Unhelpful Answer
There is not, and will never be, a way to compare two functions for equality. There is a mathematical proof that it is not possible in general.
“Pragmatic” approaches will either depend on the internal workings of your compiler (e.g. if two functions are equal if they are represented by the same memory address internally), or be less helpful than expected.
What is the expected result of succ == (+1)? How about let a == 1 in succ == (+a)?
I can’t think of a way to define (==) for functions that always makes sense, and I believe neither can anyone else.
Things Irrelevant to the Question
The type signature is missing a return type.
Your function has a rank 2 type, which is not standard Haskell 98, and, more importantly, is not necessary in this case. You don’t care if the passed-in function can deal with any Enum type, you only care that it works for Rank:
search :: (Rank -> Rank) -> Card -> [Card] -> [Card] -- much simpler.
I’d try to use case more often, and if/then less often.

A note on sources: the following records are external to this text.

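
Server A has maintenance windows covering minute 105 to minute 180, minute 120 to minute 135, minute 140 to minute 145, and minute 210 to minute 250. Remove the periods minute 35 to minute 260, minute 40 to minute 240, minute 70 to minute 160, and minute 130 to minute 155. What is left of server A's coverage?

A, merged: minute 105 to minute 180, minute 210 to minute 250.
B, merged: minute 35 to minute 260.
minute 105 to minute 180: entirely removed.
minute 210 to minute 250: entirely removed.

none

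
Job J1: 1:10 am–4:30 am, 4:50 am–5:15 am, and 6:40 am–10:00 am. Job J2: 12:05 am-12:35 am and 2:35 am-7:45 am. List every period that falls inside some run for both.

2:35 am-4:30 am, 4:50 am-5:15 am, 6:40 am-7:45 am

1:10 am-4:30 am meets the second set on 2:35 am-4:30 am.
4:50 am-5:15 am meets the second set on 4:50 am-5:15 am.
6:40 am-10:00 am meets the second set on 6:40 am-7:45 am.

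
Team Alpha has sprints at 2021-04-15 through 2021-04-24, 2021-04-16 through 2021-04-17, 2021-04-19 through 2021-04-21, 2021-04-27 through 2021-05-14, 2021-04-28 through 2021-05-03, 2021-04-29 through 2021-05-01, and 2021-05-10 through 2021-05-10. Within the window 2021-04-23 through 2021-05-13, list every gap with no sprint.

Covered (merged): 2021-04-15 through 2021-04-24, 2021-04-27 through 2021-05-14.
Uncovered inside 2021-04-23 through 2021-05-13: 2021-04-25 through 2021-04-26.

2021-04-25 through 2021-04-26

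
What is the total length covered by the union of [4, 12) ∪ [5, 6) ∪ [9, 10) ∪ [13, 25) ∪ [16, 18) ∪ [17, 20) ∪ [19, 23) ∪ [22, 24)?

Merged: [4, 12), [13, 25).
Lengths: 8 + 12 = 20.

20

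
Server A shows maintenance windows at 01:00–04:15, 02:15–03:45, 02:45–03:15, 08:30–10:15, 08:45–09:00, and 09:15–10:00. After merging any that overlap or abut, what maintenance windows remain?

01:00-04:15, 08:30-10:15

02:15-03:45 overlaps/touches 01:00-04:15 → extend to 01:00-04:15.
02:45-03:15 overlaps/touches 01:00-04:15 → extend to 01:00-04:15.
08:30-10:15 is disjoint → start new block.
08:45-09:00 overlaps/touches 08:30-10:15 → extend to 08:30-10:15.
09:15-10:00 overlaps/touches 08:30-10:15 → extend to 08:30-10:15.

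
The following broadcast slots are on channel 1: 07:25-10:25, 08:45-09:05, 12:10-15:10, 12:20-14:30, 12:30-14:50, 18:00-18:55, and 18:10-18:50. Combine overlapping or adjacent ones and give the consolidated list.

07:25–10:25, 12:10–15:10, 18:00–18:55

08:45–09:05 overlaps/touches 07:25–10:25 → extend to 07:25–10:25.
12:10–15:10 is disjoint → start new block.
12:20–14:30 overlaps/touches 12:10–15:10 → extend to 12:10–15:10.
12:30–14:50 overlaps/touches 12:10–15:10 → extend to 12:10–15:10.
18:00–18:55 is disjoint → start new block.
18:10–18:50 overlaps/touches 18:00–18:55 → extend to 18:00–18:55.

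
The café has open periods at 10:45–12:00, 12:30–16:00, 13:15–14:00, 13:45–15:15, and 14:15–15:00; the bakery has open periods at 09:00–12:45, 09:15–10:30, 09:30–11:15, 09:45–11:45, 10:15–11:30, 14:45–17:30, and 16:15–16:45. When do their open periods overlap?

Merge the first list: 10:45–12:00, 12:30–16:00.
Merge the second list: 09:00–12:45, 14:45–17:30.
10:45–12:00 meets the second set on 10:45–12:00.
12:30–16:00 meets the second set on 12:30–12:45, 14:45–16:00.

10:45–12:00, 12:30–12:45, 14:45–16:00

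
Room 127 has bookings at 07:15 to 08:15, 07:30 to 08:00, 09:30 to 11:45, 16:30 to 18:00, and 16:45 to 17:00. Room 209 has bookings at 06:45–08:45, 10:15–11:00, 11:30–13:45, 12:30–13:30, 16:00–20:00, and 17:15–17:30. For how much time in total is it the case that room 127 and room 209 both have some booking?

First set merges to 07:15–08:15, 09:30–11:45, 16:30–18:00.
Second set merges to 06:45–08:45, 10:15–11:00, 11:30–13:45, 16:00–20:00.
A ∩ B = 07:15–08:15, 10:15–11:00, 11:30–11:45, 16:30–18:00.
Total: 1 h + 45 min + 15 min + 1 h 30 min = 3 h 30 min.

3 h 30 min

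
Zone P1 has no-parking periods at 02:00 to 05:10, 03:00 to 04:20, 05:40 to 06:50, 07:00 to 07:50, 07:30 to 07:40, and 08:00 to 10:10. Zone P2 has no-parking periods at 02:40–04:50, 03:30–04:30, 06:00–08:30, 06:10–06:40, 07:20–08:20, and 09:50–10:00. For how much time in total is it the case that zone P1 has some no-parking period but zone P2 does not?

2 h 50 min

First set merges to 02:00–05:10, 05:40–06:50, 07:00–07:50, 08:00–10:10.
Second set merges to 02:40–04:50, 06:00–08:30, 09:50–10:00.
A \ B = 02:00–02:40, 04:50–05:10, 05:40–06:00, 08:30–09:50, 10:00–10:10.
Total: 40 min + 20 min + 20 min + 1 h 20 min + 10 min = 2 h 50 min.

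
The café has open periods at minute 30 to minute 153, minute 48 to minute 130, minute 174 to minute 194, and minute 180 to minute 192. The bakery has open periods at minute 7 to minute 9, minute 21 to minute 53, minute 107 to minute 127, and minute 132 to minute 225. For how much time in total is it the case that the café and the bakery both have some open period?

First set merges to minute 30 to minute 153, minute 174 to minute 194.
A ∩ B = minute 30 to minute 53, minute 107 to minute 127, minute 132 to minute 153, minute 174 to minute 194.
Total: 23 minutes + 20 minutes + 21 minutes + 20 minutes = 84 minutes.

84 minutes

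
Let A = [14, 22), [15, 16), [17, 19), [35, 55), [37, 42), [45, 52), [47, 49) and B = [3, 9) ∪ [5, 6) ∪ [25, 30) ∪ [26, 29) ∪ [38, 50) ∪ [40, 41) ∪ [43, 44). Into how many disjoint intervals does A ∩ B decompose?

1

A, merged: [14, 22), [35, 55).
B, merged: [3, 9), [25, 30), [38, 50).
A ∩ B = [38, 50).
That is 1 disjoint piece.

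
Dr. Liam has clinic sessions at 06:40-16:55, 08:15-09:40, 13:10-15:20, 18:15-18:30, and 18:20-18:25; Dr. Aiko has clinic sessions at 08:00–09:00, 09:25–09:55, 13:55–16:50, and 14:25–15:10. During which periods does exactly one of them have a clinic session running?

06:40-08:00, 09:00-09:25, 09:55-13:55, 16:50-16:55, 18:15-18:30

Merge the first list: 06:40-16:55, 18:15-18:30.
Merge the second list: 08:00-09:00, 09:25-09:55, 13:55-16:50.
A \ B = 06:40-08:00, 09:00-09:25, 09:55-13:55, 16:50-16:55, 18:15-18:30.
B \ A = none.
Union of the two gives the symmetric difference.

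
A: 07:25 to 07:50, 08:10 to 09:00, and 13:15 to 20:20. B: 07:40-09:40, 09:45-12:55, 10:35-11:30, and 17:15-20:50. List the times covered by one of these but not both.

07:25-07:40, 07:50-08:10, 09:00-09:40, 09:45-12:55, 13:15-17:15, 20:20-20:50

Second set merges to 07:40-09:40, 09:45-12:55, 17:15-20:50.
A \ B = 07:25-07:40, 13:15-17:15.
B \ A = 07:50-08:10, 09:00-09:40, 09:45-12:55, 20:20-20:50.
Union of the two gives the symmetric difference.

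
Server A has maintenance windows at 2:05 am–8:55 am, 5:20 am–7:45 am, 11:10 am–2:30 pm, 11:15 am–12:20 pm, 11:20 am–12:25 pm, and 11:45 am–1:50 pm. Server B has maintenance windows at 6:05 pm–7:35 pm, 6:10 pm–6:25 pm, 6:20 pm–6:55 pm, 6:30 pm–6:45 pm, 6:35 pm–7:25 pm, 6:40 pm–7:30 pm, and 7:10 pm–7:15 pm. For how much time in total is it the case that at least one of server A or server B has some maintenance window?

11 h 40 min

First set merges to 2:05 am–8:55 am, 11:10 am–2:30 pm.
Second set merges to 6:05 pm–7:35 pm.
A ∪ B = 2:05 am–8:55 am, 11:10 am–2:30 pm, 6:05 pm–7:35 pm.
Total: 6 h 50 min + 3 h 20 min + 1 h 30 min = 11 h 40 min.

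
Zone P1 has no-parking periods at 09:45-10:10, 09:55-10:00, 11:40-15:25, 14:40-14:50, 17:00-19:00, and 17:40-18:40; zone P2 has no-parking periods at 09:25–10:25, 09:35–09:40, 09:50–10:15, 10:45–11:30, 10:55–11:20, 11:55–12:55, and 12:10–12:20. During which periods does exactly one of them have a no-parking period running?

09:25–09:45, 10:10–10:25, 10:45–11:30, 11:40–11:55, 12:55–15:25, 17:00–19:00

Merge the first list: 09:45–10:10, 11:40–15:25, 17:00–19:00.
Merge the second list: 09:25–10:25, 10:45–11:30, 11:55–12:55.
Only in the first: 11:40–11:55, 12:55–15:25, 17:00–19:00.
Only in the second: 09:25–09:45, 10:10–10:25, 10:45–11:30.
Together these are the periods covered by exactly one.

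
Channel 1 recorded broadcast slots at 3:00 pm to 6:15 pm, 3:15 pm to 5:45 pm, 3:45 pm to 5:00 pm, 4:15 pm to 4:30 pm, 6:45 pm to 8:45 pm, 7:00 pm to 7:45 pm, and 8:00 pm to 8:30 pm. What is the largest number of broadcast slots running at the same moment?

At 4:15 pm, 4 of the intervals are simultaneously active.
No point has more.

4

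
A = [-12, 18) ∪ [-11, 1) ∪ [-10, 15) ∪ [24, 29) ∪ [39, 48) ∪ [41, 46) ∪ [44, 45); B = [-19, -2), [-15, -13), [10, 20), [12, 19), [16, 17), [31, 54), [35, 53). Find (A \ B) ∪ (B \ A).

First set merges to [-12, 18), [24, 29), [39, 48).
Second set merges to [-19, -2), [10, 20), [31, 54).
A \ B = [-2, 10), [24, 29).
B \ A = [-19, -12), [18, 20), [31, 39), [48, 54).
Union of the two gives the symmetric difference.

[-19, -12) ∪ [-2, 10) ∪ [18, 20) ∪ [24, 29) ∪ [31, 39) ∪ [48, 54)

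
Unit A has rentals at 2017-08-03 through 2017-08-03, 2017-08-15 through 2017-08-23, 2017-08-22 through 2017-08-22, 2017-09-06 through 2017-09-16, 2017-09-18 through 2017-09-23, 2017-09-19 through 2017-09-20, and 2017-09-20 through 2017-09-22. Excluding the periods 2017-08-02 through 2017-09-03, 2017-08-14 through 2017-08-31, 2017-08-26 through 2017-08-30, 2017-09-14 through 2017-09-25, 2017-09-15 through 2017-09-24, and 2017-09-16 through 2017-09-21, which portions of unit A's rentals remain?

2017-09-06 through 2017-09-13

First set merges to 2017-08-03 through 2017-08-03, 2017-08-15 through 2017-08-23, 2017-09-06 through 2017-09-16, 2017-09-18 through 2017-09-23.
Second set merges to 2017-08-02 through 2017-09-03, 2017-09-14 through 2017-09-25.
2017-08-03 through 2017-08-03 lies entirely inside B → drops out.
2017-08-15 through 2017-08-23 lies entirely inside B → drops out.
2017-09-06 through 2017-09-16 with B removed leaves 2017-09-06 through 2017-09-13.
2017-09-18 through 2017-09-23 lies entirely inside B → drops out.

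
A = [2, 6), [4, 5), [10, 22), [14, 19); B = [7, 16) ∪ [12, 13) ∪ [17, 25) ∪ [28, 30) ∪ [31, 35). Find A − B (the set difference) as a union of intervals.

First set merges to [2, 6), [10, 22).
Second set merges to [7, 16), [17, 25), [28, 30), [31, 35).
[2, 6): no B overlap → unchanged.
[10, 22) minus B → [16, 17).

[2, 6) ∪ [16, 17)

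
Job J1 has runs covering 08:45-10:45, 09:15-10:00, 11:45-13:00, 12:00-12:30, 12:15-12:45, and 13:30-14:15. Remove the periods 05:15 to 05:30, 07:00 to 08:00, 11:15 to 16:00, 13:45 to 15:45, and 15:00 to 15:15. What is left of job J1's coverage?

08:45–10:45

First set merges to 08:45–10:45, 11:45–13:00, 13:30–14:15.
Second set merges to 05:15–05:30, 07:00–08:00, 11:15–16:00.
08:45–10:45: no B overlap → unchanged.
11:45–13:00: fully covered by B → removed.
13:30–14:15: fully covered by B → removed.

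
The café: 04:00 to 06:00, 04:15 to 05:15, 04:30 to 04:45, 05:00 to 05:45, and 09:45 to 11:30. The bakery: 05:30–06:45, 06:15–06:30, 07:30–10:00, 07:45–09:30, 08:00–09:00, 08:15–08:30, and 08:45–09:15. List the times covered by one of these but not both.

04:00–05:30, 06:00–06:45, 07:30–09:45, 10:00–11:30

Merge the first list: 04:00–06:00, 09:45–11:30.
Merge the second list: 05:30–06:45, 07:30–10:00.
Only in the first: 04:00–05:30, 10:00–11:30.
Only in the second: 06:00–06:45, 07:30–09:45.
Together these are the periods covered by exactly one.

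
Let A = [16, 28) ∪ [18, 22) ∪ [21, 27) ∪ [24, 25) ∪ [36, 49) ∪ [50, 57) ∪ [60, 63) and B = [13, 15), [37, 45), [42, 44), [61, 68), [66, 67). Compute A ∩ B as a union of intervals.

First set merges to [16, 28), [36, 49), [50, 57), [60, 63).
Second set merges to [13, 15), [37, 45), [61, 68).
[16, 28) meets no B interval.
[36, 49) ∩ B → [37, 45).
[50, 57) meets no B interval.
[60, 63) ∩ B → [61, 63).

[37, 45) ∪ [61, 63)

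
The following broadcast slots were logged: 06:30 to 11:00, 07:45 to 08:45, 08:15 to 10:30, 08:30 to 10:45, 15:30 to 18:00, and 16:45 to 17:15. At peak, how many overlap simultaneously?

Sweep endpoints in order; track running count of active intervals.
Peak of 4 reached at 08:30.

4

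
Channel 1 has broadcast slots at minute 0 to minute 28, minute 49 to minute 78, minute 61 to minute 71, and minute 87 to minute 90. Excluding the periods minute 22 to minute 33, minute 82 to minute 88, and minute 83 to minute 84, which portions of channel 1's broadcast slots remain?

minute 0 to minute 22, minute 49 to minute 78, minute 88 to minute 90

A, merged: minute 0 to minute 28, minute 49 to minute 78, minute 87 to minute 90.
B, merged: minute 22 to minute 33, minute 82 to minute 88.
minute 0 to minute 28 with B removed leaves minute 0 to minute 22.
minute 49 to minute 78 is untouched.
minute 87 to minute 90 with B removed leaves minute 88 to minute 90.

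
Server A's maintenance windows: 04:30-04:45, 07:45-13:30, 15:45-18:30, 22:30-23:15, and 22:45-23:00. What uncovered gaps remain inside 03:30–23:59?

After merging, the occupied span is 04:30-04:45, 07:45-13:30, 15:45-18:30, 22:30-23:15.
Gaps within 03:30-23:59: 03:30-04:30, 04:45-07:45, 13:30-15:45, 18:30-22:30, 23:15-23:59.

03:30-04:30, 04:45-07:45, 13:30-15:45, 18:30-22:30, 23:15-23:59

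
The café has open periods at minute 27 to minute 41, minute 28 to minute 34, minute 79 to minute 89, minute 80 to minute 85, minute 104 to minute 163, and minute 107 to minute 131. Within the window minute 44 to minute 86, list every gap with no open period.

After merging, the occupied span is minute 27 to minute 41, minute 79 to minute 89, minute 104 to minute 163.
Complement within minute 44 to minute 86: minute 44 to minute 79.

minute 44 to minute 79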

In particular, I’d write:
case [ n | n <- list, rank n == op (rank x)] of
[y] -> x : search op y list -- length == 1
_ -> [] -- otherwise
My Real Answer
Your function basically only works with two different values for op, but its type doesn’t say so; that doesn’t feel right for me.
You could do it the old-fashioned way:
data Direction = Succ | Pred deriving(Eq)
search :: Direction -> Card -> [Card] -> [Card]
search dir x list = if (dir == Succ && rank x == King) ...
... let op = case Direction of Succ -> succ ; Pred -> pred
in ...
Or you could make the parameter more general, and pass a function that may fail gracefully (by returning Nothing) instead:
maybeSucc x | x == maxBound = Nothing
| otherwise = Just (succ x)
search :: (Rank -> Maybe Rank) -> Card -> [Card] -> [Card]
search op x list = case op (rank x) of
Nothing -> []
Just theRank -> case [ n | n <- list, rank n == theRank ] of ...